The first issue (March, 2012) covered Frida Kahlo,Jane Alexander and the graffiti art of the MENA countries through a new perspective. The American Object Orange movement, which is a way to protest against the dwindling of heritage buildings in Detroit was also included along with the Russian Peredvizhniki, often called The Wanderers or The Itinerants in English, a group of Russian realist artists who, in protest against academic restrictions, formed an artists' cooperative and finally evolved into the Society for Travelling Art Exhibitions in 1870 and was active till 1890.

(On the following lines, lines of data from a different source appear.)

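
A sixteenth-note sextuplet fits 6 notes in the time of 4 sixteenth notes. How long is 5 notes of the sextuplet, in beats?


Step by step:
Sextuplet: 6 notes occupy the space of 4 sixteenth notes
Space = 4 × 1/4 = 1 beat
Each sextuplet note = 1 / 6 = 1/6 beats
5 notes = 5 × 1/6 = 5/6
= 5/6 beats


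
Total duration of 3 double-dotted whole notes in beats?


Reasoning:
Base whole note = 4 beats
Dot 1 adds half the previous value: +2
Dot 2 adds half the previous value: +1
One double-dotted whole = 4 + 2 + 1 = 7
3 of them = 3 × 7 = 21
= 21 beats


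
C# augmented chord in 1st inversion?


Solution.
Root position: C# E# G##
1st inversion: move root up an octave
Bass note: E#
Notes (bottom to top) = E# G## C#


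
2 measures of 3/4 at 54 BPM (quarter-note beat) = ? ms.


Step by step:
Quarter-note beat duration = 60000 / 54 ms
Beats per measure (3/4) = 3
One measure = 3 × 60000 / 54 = 180000 / 54 ms
2 measures = 2 × 180000 / 54 = 360000 / 54
= 6666.7 ms


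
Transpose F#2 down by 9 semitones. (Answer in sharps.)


Let's work it out.
F#2: chromatic position 6 in octave 2 → absolute = 2×12 + 6 = 30
Transpose down 9: 30 - 9 = 21
21 = 1×12 + 9 → A in octave 1
Result = A1


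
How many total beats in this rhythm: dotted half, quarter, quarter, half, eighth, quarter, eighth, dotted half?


Working:
Beat values:
  dotted half = 3 beats
  quarter = 1 beat
  quarter = 1 beat
  half = 2 beats
  eighth = 0.5 beats
  quarter = 1 beat
  eighth = 0.5 beats
  dotted half = 3 beats
Sum = 3 + 1 + 1 + 2 + 0.5 + 1 + 0.5 + 3
= 12 beats


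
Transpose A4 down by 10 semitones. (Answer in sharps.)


A4: chromatic position 9 in octave 4 → absolute = 4×12 + 9 = 57
Transpose down 10: 57 - 10 = 47
47 = 3×12 + 11 → B in octave 3
Result = B3


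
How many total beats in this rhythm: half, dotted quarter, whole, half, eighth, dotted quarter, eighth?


Beat values:
  half = 2 beats
  dotted quarter = 1.5 beats
  whole = 4 beats
  half = 2 beats
  eighth = 0.5 beats
  dotted quarter = 1.5 beats
  eighth = 0.5 beats
Sum = 2 + 1.5 + 4 + 2 + 0.5 + 1.5 + 0.5
= 12 beats


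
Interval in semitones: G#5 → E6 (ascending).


Step by step:
Absolute semitone position = octave×12 + chromatic position
G#5: 5×12 + 8 = 68
E6: 6×12 + 4 = 76
Difference = 76 - 68 = 8
= 8 semitones


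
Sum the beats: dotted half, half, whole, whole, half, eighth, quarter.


Working:
Beat values:
  dotted half = 3 beats
  half = 2 beats
  whole = 4 beats
  whole = 4 beats
  half = 2 beats
  eighth = 0.5 beats
  quarter = 1 beat
Sum = 3 + 2 + 4 + 4 + 2 + 0.5 + 1
= 16.5 beats


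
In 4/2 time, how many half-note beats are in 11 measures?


Reasoning:
Time signature 4/2: the bottom number 2 means the half note gets one count
The top number 4 means 4 half-note beats per measure
Total = 4 × 11 measures
= 44 half-note beats


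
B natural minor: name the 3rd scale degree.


Natural minor scale pattern: W-H-W-W-H-W-W (2-1-2-2-1-2-2 semitones)
Starting from B:
  B + 2 semitones → C#
  C# + 1 semitone → D
  D + 2 semitones → E
  E + 2 semitones → F#
  F# + 1 semitone → G
  G + 2 semitones → A
  A + 2 semitones → B
Scale: B C# D E F# G A
Degree 3 = D


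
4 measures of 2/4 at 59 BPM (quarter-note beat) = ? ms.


Let's work it out.
Quarter-note beat duration = 60000 / 59 ms
Beats per measure (2/4) = 2
One measure = 2 × 60000 / 59 = 120000 / 59 ms
4 measures = 4 × 120000 / 59 = 480000 / 59
= 8135.6 ms


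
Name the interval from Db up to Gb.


Step by step:
Letter names: D → G spans 4 letter names → a 4th
Semitones: Db → Gb = 5 half-steps
A 4th of 5 semitones is a perfect 4th
= perfect 4th


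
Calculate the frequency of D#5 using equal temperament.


Step by step:
f = 440 × 2^(n/12) where n = semitones from A4
D#5: 6 semitones from A4
f = 440 × 2^(6/12)
f = 622.25 Hz


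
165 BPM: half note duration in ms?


One quarter-note beat = 60000 / BPM = 60000 / 165 ms
Half note = 2 × quarter note
Duration = 2 × 60000 / 165 = 120000 / 165
= 727.3 ms


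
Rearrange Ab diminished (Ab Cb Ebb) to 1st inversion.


Reasoning:
Root position: Ab Cb Ebb
1st inversion: move root up an octave
Bass note: Cb
Notes (bottom to top) = Cb Ebb Ab


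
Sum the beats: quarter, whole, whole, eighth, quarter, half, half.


Step by step:
Beat values:
  quarter = 1 beat
  whole = 4 beats
  whole = 4 beats
  eighth = 0.5 beats
  quarter = 1 beat
  half = 2 beats
  half = 2 beats
Sum = 1 + 4 + 4 + 0.5 + 1 + 2 + 2
= 14.5 beats


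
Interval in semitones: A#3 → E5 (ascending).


Step by step:
Absolute semitone position = octave×12 + chromatic position
A#3: 3×12 + 10 = 46
E5: 5×12 + 4 = 64
Difference = 64 - 46 = 18
= 18 semitones


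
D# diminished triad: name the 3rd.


Working:
Diminished triad = root + minor 3rd (3 semitones) + diminished 5th (6 semitones)
A triad on D# stacks thirds, so the chord tones use letter names D-F-A
Root: D#
Minor 3rd above D#: F#
Diminished 5th above D#: A
The 3rd = F#


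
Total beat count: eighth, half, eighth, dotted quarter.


Step by step:
Beat values:
  eighth = 0.5 beats
  half = 2 beats
  eighth = 0.5 beats
  dotted quarter = 1.5 beats
Sum = 0.5 + 2 + 0.5 + 1.5
= 4.5 beats


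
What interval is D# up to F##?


Step by step:
Letter names: D → F spans 3 letter names → a 3rd
Semitones: D# → F## = 4 half-steps
A 3rd of 4 semitones is a major 3rd
= major 3rd


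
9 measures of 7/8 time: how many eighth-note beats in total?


Let's work it out.
Time signature 7/8: the bottom number 8 means the eighth note gets one count
The top number 7 means 7 eighth-note beats per measure
Total = 7 × 9 measures
= 63 eighth-note beats


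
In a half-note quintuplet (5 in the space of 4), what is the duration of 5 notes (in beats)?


Working:
Quintuplet: 5 notes occupy the space of 4 half notes
Space = 4 × 2 = 8 beats
Each quintuplet note = 8 / 5 = 8/5 beats
5 notes = 5 × 8/5 = 8
= 8 beats


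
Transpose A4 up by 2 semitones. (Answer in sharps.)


Solution.
A4: chromatic position 9 in octave 4 → absolute = 4×12 + 9 = 57
Transpose up 2: 57 + 2 = 59
59 = 4×12 + 11 → B in octave 4
Result = B4


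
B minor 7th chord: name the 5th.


Step by step:
Minor 7th chord = root + minor 3rd + perfect 5th + minor 7th
Seventh chords stack in thirds, so the letter names are B-D-F-A
Root: B
Minor 3rd above B: D
Perfect 5th above B: F#
Minor 7th above B: A
The 5th = F#


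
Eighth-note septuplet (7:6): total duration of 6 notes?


Solution.
Septuplet: 7 notes occupy the space of 6 eighth notes
Space = 6 × 1/2 = 3 beats
Each septuplet note = 3 / 7 = 3/7 beats
6 notes = 6 × 3/7 = 18/7
= 18/7 beats


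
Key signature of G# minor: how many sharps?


Sharp minor keys follow the circle of fifths: A(0), E(1), B(2), F#(3), C#(4), G#(5), D#(6), A#(7)
G# minor has 5 sharps
Order of sharps: F# C# G# D# A# E# B# → first 5: F#, C#, G#, D#, A#
= 5 sharps


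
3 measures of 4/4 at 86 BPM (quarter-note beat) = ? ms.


Step by step:
Quarter-note beat duration = 60000 / 86 ms
Beats per measure (4/4) = 4
One measure = 4 × 60000 / 86 = 240000 / 86 ms
3 measures = 3 × 240000 / 86 = 720000 / 86
= 8372.1 ms


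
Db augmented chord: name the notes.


Step by step:
Augmented triad = root + major 3rd (4 semitones) + augmented 5th (8 semitones)
A triad on Db stacks thirds, so the chord tones use letter names D-F-A
Root: Db
Major 3rd above Db: F
Augmented 5th above Db: A
Chord = Db F A


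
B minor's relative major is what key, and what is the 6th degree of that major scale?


The relative major shares the key signature and is a minor 3rd above the minor tonic
A minor 3rd above B is D
→ relative major of B minor is D major
D major scale: D E F# G A B C#
= D major; 6th degree = B


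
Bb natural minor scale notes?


Working:
Natural minor scale pattern: W-H-W-W-H-W-W (2-1-2-2-1-2-2 semitones)
Starting from Bb:
  Bb + 2 semitones → C
  C + 1 semitone → Db
  Db + 2 semitones → Eb
  Eb + 2 semitones → F
  F + 1 semitone → Gb
  Gb + 2 semitones → Ab
  Ab + 2 semitones → Bb
Scale = Bb C Db Eb F Gb Ab


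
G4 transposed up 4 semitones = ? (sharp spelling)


G4: chromatic position 7 in octave 4 → absolute = 4×12 + 7 = 55
Transpose up 4: 55 + 4 = 59
59 = 4×12 + 11 → B in octave 4
Result = B4


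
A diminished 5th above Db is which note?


A 5th spans 5 letter names, so from D we land on A
A diminished 5th = 6 semitones above Db
Spell A at that pitch: Abb
= Abb


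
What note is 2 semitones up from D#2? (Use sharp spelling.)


Reasoning:
D#2: chromatic position 3 in octave 2 → absolute = 2×12 + 3 = 27
Transpose up 2: 27 + 2 = 29
29 = 2×12 + 5 → F in octave 2
Result = F2


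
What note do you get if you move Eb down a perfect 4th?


Step by step:
perfect 4th: 4 letter names, 5 semitones
Letter: E - 3 → B
Pitch: Eb - 5 semitones, spelled as a B → Bb
= Bb


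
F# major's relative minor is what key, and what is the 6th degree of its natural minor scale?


Working:
The relative minor shares the major's key signature and starts on its 6th degree
6th degree = a major 6th above the tonic; a major 6th above F# is D#
→ relative minor of F# major is D# minor
D# natural minor scale: D# E# F# G# A# B C#
= D# minor; 6th degree = B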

The second issue (April 2012) presented the Guerilla Girls -- a feminist art movement worldwide, where female artists put the Gorilla mask of anonymity to protest against male chauvinism in the art world. It also featured South African artist Willie Bester, whose art is a constant reminder of the atrocities of the Apartheid days. The protest of Chinese artists, to two German filmmakers who are documenting the Japanese protest pattern after the Fukushima-Daichi accident were also focussed. The photographic art of Rameshwar Broota, Transgressive art as a form of protest, Ai Weiwei, Communalism as a movement which started in India after the Best Bakery and Babri Masjid incidents and the canvas of Manjit Bawa after the Sikh riots in Delhi were also covered in the second issue.

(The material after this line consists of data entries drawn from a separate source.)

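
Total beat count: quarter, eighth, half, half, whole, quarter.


Beat values:
  quarter = 1 beat
  eighth = 0.5 beats
  half = 2 beats
  half = 2 beats
  whole = 4 beats
  quarter = 1 beat
Sum = 1 + 0.5 + 2 + 2 + 4 + 1
= 10.5 beats


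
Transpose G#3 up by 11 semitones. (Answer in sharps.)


Reasoning:
G#3: chromatic position 8 in octave 3 → absolute = 3×12 + 8 = 44
Transpose up 11: 44 + 11 = 55
55 = 4×12 + 7 → G in octave 4
Result = G4


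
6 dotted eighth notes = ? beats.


Reasoning:
Base eighth note = 1/2 beats
Dot 1 adds half the previous value: +1/4
One dotted eighth = 1/2 + 1/4 = 3/4
6 of them = 6 × 3/4 = 9/2
= 9/2 beats


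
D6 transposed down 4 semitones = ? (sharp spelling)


D6: chromatic position 2 in octave 6 → absolute = 6×12 + 2 = 74
Transpose down 4: 74 - 4 = 70
70 = 5×12 + 10 → A# in octave 5
Result = A#5


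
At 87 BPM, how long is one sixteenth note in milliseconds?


Solution.
One quarter-note beat = 60000 / BPM = 60000 / 87 ms
Sixteenth note = 1/4 × quarter note
Duration = 1/4 × 60000 / 87 = 15000 / 87
= 172.4 ms


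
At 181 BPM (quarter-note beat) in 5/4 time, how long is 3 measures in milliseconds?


Quarter-note beat duration = 60000 / 181 ms
Beats per measure (5/4) = 5
One measure = 5 × 60000 / 181 = 300000 / 181 ms
3 measures = 3 × 300000 / 181 = 900000 / 181
= 4972.4 ms


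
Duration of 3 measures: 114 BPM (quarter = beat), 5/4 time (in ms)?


Step by step:
Quarter-note beat duration = 60000 / 114 ms
Beats per measure (5/4) = 5
One measure = 5 × 60000 / 114 = 300000 / 114 ms
3 measures = 3 × 300000 / 114 = 900000 / 114
= 7894.7 ms


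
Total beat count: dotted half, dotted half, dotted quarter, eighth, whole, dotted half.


Solution.
Beat values:
  dotted half = 3 beats
  dotted half = 3 beats
  dotted quarter = 1.5 beats
  eighth = 0.5 beats
  whole = 4 beats
  dotted half = 3 beats
Sum = 3 + 3 + 1.5 + 0.5 + 4 + 3
= 15 beats


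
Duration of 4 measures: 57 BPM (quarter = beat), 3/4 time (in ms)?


Let's work it out.
Quarter-note beat duration = 60000 / 57 ms
Beats per measure (3/4) = 3
One measure = 3 × 60000 / 57 = 180000 / 57 ms
4 measures = 4 × 180000 / 57 = 720000 / 57
= 12631.6 ms


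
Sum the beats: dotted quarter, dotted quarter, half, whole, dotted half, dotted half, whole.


Beat values:
  dotted quarter = 1.5 beats
  dotted quarter = 1.5 beats
  half = 2 beats
  whole = 4 beats
  dotted half = 3 beats
  dotted half = 3 beats
  whole = 4 beats
Sum = 1.5 + 1.5 + 2 + 4 + 3 + 3 + 4
= 19 beats


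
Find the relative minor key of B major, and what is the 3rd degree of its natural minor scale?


Reasoning:
The relative minor shares the major's key signature and starts on its 6th degree
6th degree = a major 6th above the tonic; a major 6th above B is G#
→ relative minor of B major is G# minor
G# natural minor scale: G# A# B C# D# E F#
= G# minor; 3rd degree = B


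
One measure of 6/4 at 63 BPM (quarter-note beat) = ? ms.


Working:
Quarter-note beat duration = 60000 / 63 ms
Beats per measure (6/4) = 6
One measure = 6 × 60000 / 63 = 360000 / 63 ms
= 5714.3 ms


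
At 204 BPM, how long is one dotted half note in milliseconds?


Working:
One quarter-note beat = 60000 / BPM = 60000 / 204 ms
Dotted half note = 3 × quarter note
Duration = 3 × 60000 / 204 = 180000 / 204
= 882.4 ms


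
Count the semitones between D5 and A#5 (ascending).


Absolute semitone position = octave×12 + chromatic position
D5: 5×12 + 2 = 62
A#5: 5×12 + 10 = 70
Difference = 70 - 62 = 8
= 8 semitones


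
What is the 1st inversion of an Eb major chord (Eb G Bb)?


Root position: Eb G Bb
1st inversion: move root up an octave
Bass note: G
Notes (bottom to top) = G Bb Eb


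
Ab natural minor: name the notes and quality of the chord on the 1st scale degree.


Step by step:
Ab natural minor scale: Ab Bb Cb Db Eb Fb Gb
Diatonic triad on degree 1 stacks scale notes 1, 3, 5: Ab Cb Eb
Ab→Cb = 3 semitones; Ab→Eb = 7 semitones → minor triad
= Ab Cb Eb (minor)


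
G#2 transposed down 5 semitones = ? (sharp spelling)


Working:
G#2: chromatic position 8 in octave 2 → absolute = 2×12 + 8 = 32
Transpose down 5: 32 - 5 = 27
27 = 2×12 + 3 → D# in octave 2
Result = D#2


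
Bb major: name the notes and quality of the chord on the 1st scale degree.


Bb major scale: Bb C D Eb F G A
Diatonic triad on degree 1 stacks scale notes 1, 3, 5: Bb D F
Bb→D = 4 semitones; Bb→F = 7 semitones → major triad
= Bb D F (major)


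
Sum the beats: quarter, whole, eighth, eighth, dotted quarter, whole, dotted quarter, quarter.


Step by step:
Beat values:
  quarter = 1 beat
  whole = 4 beats
  eighth = 0.5 beats
  eighth = 0.5 beats
  dotted quarter = 1.5 beats
  whole = 4 beats
  dotted quarter = 1.5 beats
  quarter = 1 beat
Sum = 1 + 4 + 0.5 + 0.5 + 1.5 + 4 + 1.5 + 1
= 14 beats


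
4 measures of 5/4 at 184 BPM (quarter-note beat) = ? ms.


Solution.
Quarter-note beat duration = 60000 / 184 ms
Beats per measure (5/4) = 5
One measure = 5 × 60000 / 184 = 300000 / 184 ms
4 measures = 4 × 300000 / 184 = 1200000 / 184
= 6521.7 ms


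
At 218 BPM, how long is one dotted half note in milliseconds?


Let's work it out.
One quarter-note beat = 60000 / BPM = 60000 / 218 ms
Dotted half note = 3 × quarter note
Duration = 3 × 60000 / 218 = 180000 / 218
= 825.7 ms


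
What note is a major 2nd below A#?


Working:
A 2nd spans 2 letter names, so from A we land on G
A major 2nd = 2 semitones below A#
Spell G at that pitch: G#
= G#


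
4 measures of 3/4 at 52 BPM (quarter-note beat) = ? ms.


Quarter-note beat duration = 60000 / 52 ms
Beats per measure (3/4) = 3
One measure = 3 × 60000 / 52 = 180000 / 52 ms
4 measures = 4 × 180000 / 52 = 720000 / 52
= 13846.2 ms


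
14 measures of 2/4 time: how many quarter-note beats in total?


Working:
Time signature 2/4: the bottom number 4 means the quarter note gets one count
The top number 2 means 2 quarter-note beats per measure
Total = 2 × 14 measures
= 28 quarter-note beats


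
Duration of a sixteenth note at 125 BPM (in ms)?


Reasoning:
One quarter-note beat = 60000 / BPM = 60000 / 125 ms
Sixteenth note = 1/4 × quarter note
Duration = 1/4 × 60000 / 125 = 15000 / 125
= 120.0 ms


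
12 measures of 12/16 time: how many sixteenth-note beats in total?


Solution.
Time signature 12/16: the bottom number 16 means the sixteenth note gets one count
The top number 12 means 12 sixteenth-note beats per measure
Total = 12 × 12 measures
= 144 sixteenth-note beats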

In the last and final edition (May, 2012) of Protest Art, the focus has been on India and other Asian countries and at the same time, aspects of European and American Protest Art have also been included. Also in the edition are the Dadaists of Zurich. The art erupting out of the Bhopal gas tragedy is laid side by side with the stark portrayal of American torturers at the Abu Ghraib prison. The issue also brings to attention the socio-political situation highlighting the genre of poetry and songs along with the visual renditions of some of the most important artists from Bengal. An article on political cartoons and the way they have had an impact on our society -- from Shankar to Laxman and others has also been included. Then there is an article on the Dadaists, headed by Raoul Hausmann, whose voice against authority gave rise to a worldwide movement in Protest Art during and after the World War I. The third issue also takes a close look at the works of Mark Willinger, Bijon Chowdhury and Baptist Coelho.
There are separate sections on Civil Society Protest covering the whole gamut from the American atrocities during the Vietnam War to the art from colonialized Senegal, covering Mona Hotum, Purvis Young, Shireen Neshat, Dorothea Lange to Norman Carlberg. And then of course there are other sections on poster art, Urban protest in Italy, protesting through new media, the Protest art by contemporary Indian artists like Jitesh Kallat, Riyaz Komu, TV Santhosh and others.